Ceza Genel Kurulu 2020/129 E. , 2020/230 K.
"İçtihat Metni"
Kararı Veren
Yargıtay Dairesi : 5. Ceza Dairesi
Mahkemesi :Ağır Ceza Mahkemesi
Sayısı : 1-64
Rüşvet verme ve alma suçlarından sanıklar ..., ..., ..., ..., ... ve ...’un beraatlerine ilişkin İstanbul Anadolu 6. Ağır Ceza Mahkemesince verilen 28.02.2013 tarihli ve 376-71 sayılı hükümlerin, katılan vekili tarafından temyiz edilmesi üzerine dosyayı inceleyen Yargıtay 5. Ceza Dairesince 23.11.2017 tarih ve 7970-4990 ile;
"İstanbul 1. Sulh Ceza Mahkemesinin 13/10/2010 tarih ve 2010/2887 D.İş sayılı Kararı ile parada sahtecilik suçundan iletişimin tespitine karar verildiği, dosyamız sanıkları hakkında iletişimin tespitine ilişkin karar bulunmamakla birlikte Dairemizce de benimsenen Yargıtay Ceza Genel Kurulunun 12/06/2007 gün ve 2006/5.MD-154/145 sayılı Kararında da belirtildiği üzere rüşvet suçu gibi 5271 sayılı CMK"nın 135/6. fıkrasında yer alan suçlar yönünden iletişimin tespiti suretiyle elde edilen delillerin CMK"nın 138/2. maddesi uyarınca hakkında iletişimin tespiti kararı bulunmayan, görüşmelerin diğer tarafı olan kişiler için de yasal delil olarak kabul edileceğinden, dosyamız sanıkları hakkında CMK"nın 138/2. maddesine göre elde edilen delillerin yasal delil niteliğinde bulunduğu da gözetilerek; hakkında rüşvet suçundan ek kovuşturmaya yer olmadığına dair karar verilen Hüseyin Yiğit ile Coşkun Deniz Dayıoğlu"nun tanık sıfatıyla dinlenilerek olayın gelişimine ilişkin beyanları alındıktan sonra hasıl olacak sonuca göre sanıkların hukuki durumunun tayin ve takdiri gerekirken eksik inceleme ve yetersiz gerekçeyle yazılı şekilde beraat kararları verilmesi...” isabetsizliğinden bozulmasına karar verilmiştir.

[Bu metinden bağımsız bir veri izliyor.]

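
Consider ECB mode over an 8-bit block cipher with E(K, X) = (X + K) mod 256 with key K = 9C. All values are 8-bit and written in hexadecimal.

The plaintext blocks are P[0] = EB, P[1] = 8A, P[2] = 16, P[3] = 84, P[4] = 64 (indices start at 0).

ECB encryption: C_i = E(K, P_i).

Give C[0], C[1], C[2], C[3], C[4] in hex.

C[0]: E(K, EB) = 87.
C[1]: E(K, 8A) = 26.
C[2]: E(K, 16) = B2.
C[3]: E(K, 84) = 20.
C[4]: E(K, 64) = 00.

C[0] = 87, C[1] = 26, C[2] = B2, C[3] = 20, C[4] = 00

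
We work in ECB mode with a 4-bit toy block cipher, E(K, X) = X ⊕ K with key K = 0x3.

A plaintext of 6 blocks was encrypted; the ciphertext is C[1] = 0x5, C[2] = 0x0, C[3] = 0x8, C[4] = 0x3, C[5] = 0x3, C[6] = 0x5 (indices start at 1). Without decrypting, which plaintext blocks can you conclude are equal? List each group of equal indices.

ECB encrypts each block independently with the same key, so equal ciphertext blocks imply equal plaintext blocks.
C[1] = C[6] = 0x5, so P[1] = P[6].
C[4] = C[5] = 0x3, so P[4] = P[5].

P[1] = P[6]; P[4] = P[5]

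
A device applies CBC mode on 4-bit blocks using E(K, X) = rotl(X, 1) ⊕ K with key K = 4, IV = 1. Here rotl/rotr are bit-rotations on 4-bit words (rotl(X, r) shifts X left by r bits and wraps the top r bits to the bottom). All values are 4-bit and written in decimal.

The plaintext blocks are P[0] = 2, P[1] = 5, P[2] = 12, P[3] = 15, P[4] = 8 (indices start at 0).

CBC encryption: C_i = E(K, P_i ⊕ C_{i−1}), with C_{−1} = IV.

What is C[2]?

C[2] = 8

C[0]: P[0] ⊕ 1 = 3; E(K, 3) = 2.
C[1]: P[1] ⊕ 2 = 7; E(K, 7) = 10.
C[2]: P[2] ⊕ 10 = 6; E(K, 6) = 8.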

Yerel Mahkeme ise 19.02.2018 tarih ve 1-64 sayı ile bozmaya direnerek önceki hüküm gibi sanıkların rüşvet verme ve alma suçlarından beraatlerine karar vermiştir.
Direnme kararına konu bu hükümlerin de katılan vekilleri tarafından temyiz edilmesi üzerine, Yargıtay Cumhuriyet Başsavcılığının 17.05.2018 tarihli ve 40238 sayılı "bozma" istekli tebliğnamesiyle dosya 6763 sayılı Kanun"un 36. maddesiyle değişik CMK"nın 307. maddesi uyarınca kararına direnilen Daireye gönderilmiş, aynı madde uyarınca inceleme yapan Yargıtay 5. Ceza Dairesince 20.02.2020 tarih ve 5711-7196 sayı ile direnme kararının yerinde görülmemesi üzerine Yargıtay Birinci Başkanlığına gelen dosya, Ceza Genel Kurulunca değerlendirilmiş ve açıklanan gerekçelerle karara bağlanmıştır.
TÜRK MİLLETİ ADINA
CEZA GENEL KURULU KARARI
Özel Daire ile Yerel Mahkeme arasında oluşan ve Ceza Genel Kurulunca çözümlenmesi gereken uyuşmazlık; sanıklar hakkında eksik araştırma ile hüküm kurulup kurulmadığının belirlenmesine ilişkin ise de Yargıtay İç Yönetmeliği’nin 27. maddesi uyarınca öncelikle, hazır bulunduğu oturumda son söz sanık ...’e verilmeden hüküm kurulmasının savunma hakkının kısıtlanması niteliğinde olup olmadığının değerlendirilmesi gerekmektedir.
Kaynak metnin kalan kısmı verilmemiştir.